この項は少し説明しづらいです。マイクロインタラクションは基本的に「ルールを持って状態を示す表現(フィードバック)のプロセス」なので、すべてがフィードバックとも言えるからです。でも一応まとめておきます。

マイクロインタラクションのルールの理解をユーザーにうながし、気持ちよく使いこなしてもらうことがフィードバックの目的。

フィードバックの4つの原則
  • ユーザーに負担をかけない
    現状を知らせることの出来る最小限のフィードバックとする。知るべきかどうかを吟味し、頻度・タイミング・目立ち方をコントロールすることが大事。

  • 的外れなものであってはならない
    ユーザーが「こうしたから、こうなった」「こうなったのは、こうしたから」というメンタルモデルを容易に構築できる必要があります。当然、フィードバックは一貫性のある物でなければなりません。

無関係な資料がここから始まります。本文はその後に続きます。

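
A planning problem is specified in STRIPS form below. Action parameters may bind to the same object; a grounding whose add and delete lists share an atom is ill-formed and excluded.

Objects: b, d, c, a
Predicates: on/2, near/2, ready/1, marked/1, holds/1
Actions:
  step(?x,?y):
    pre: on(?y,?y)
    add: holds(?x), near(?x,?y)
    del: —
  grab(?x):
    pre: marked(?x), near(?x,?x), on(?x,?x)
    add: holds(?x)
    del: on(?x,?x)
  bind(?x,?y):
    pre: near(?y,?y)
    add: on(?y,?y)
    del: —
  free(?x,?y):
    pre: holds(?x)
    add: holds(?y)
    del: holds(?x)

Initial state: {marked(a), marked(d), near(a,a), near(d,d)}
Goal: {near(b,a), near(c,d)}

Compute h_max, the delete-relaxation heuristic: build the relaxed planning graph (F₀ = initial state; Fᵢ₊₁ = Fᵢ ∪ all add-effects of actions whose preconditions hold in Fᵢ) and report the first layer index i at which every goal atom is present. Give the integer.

2

F0 = init (4 atoms)
F1 = F0 ∪ {on(a,a), on(d,d)}  (6 atoms)
F2 = F1 ∪ {holds(a), holds(b), holds(c), holds(d), near(a,d), near(b,a), near(b,d), near(c,a), near(c,d), near(d,a)}  (16 atoms)
goal ⊆ F2  ⇒  h_max = 2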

  • 見落とされがちなものを使ってメッセージを伝える
    新しい要素を「発明」する前に、既存の要素(もしくはその拡張)で効果的にフィードバックできないか考える。

  • 人間的なフィードバックにする
    人は「顔」に反応するので気を引ける。またポジティブなのかネガティブなのかと言う意を暗に含めることができる。インタラクションに個性を持たせることも出来る。

4.ループとモード

モードとは、インタラクションのルールが二股以上になった状態。異なるインタラクションのルールをユーザに強いる様なことは極力避けるべき。

頻繁には使わない操作があるときに、モードを分けることで主目的でよく使う操作が煩雑になることを防ぐのが、モードの主目的。画面をスッキリさせること。たとえば設定モード。やるなら、モードが変わっていることがはっきりと分かるようにする。

モードの作り方
  • バネ仕掛け(疑似)モード
    操作をやめると直ぐにモードが戻るような操作。Shiftキーを押しながらの操作など。Shiftキーを話した時点でそのモードは終わる。ユーザ自身が物理的な操作を行っているので、普段と違うモードであることが自明で、別の画面に切り変えたりする必要が無く、まだ直ぐ戻るのが利点。

  • 一回完結のモード
    モードに入った後、なにかひとつ操作を行うとモードが終了するもの。音声入力モードに入ったら、一言入れたら切れる。誤動作防止。

ループは省略

あとは、実践編など。

感想

この本は良いティップス集で、何となく良いなぁ、と思っていたマイクロインタラクションたちを拾い集めて、トリガー・ルール・フィードバック・ループとモードのフレームワークに乗せて「どう良いのか」を説明してくれます。フレームワークを用意してくれているので、自分でも活かせると思います。たとえば

  • もっと大事な機能を邪魔しないよう画面上にボタンは置けないけれど、気がついてもらえると割と大きな便益を得られる機能に、どんなトリガーをつけるか。
  • 放っておくとユーザーに不安を与えてしまったり、誤解を招く様な「状態」を、ユーザーに良い感じに教えてあげられないか?
  • ユーザーの良くやりそうなこと、起こりそうなことを先回りして仮にやってあげて、操作を減らし、おもてなし感を作り出せないか

そんなことをちょっと考えて、小気味の良いマイクロインタラクションをちょいちょい入れていけたらなーと思います。

問題は、多くのプロジェクトで「ここまで手が回らない」ことなのですが(^_^;)、冒頭に挙げたイームズの言葉「細部こそが製品を作りあげる」を思い出して、積極的に取り組んでいかなきゃなー、とか、ほげほげ思うところでございます。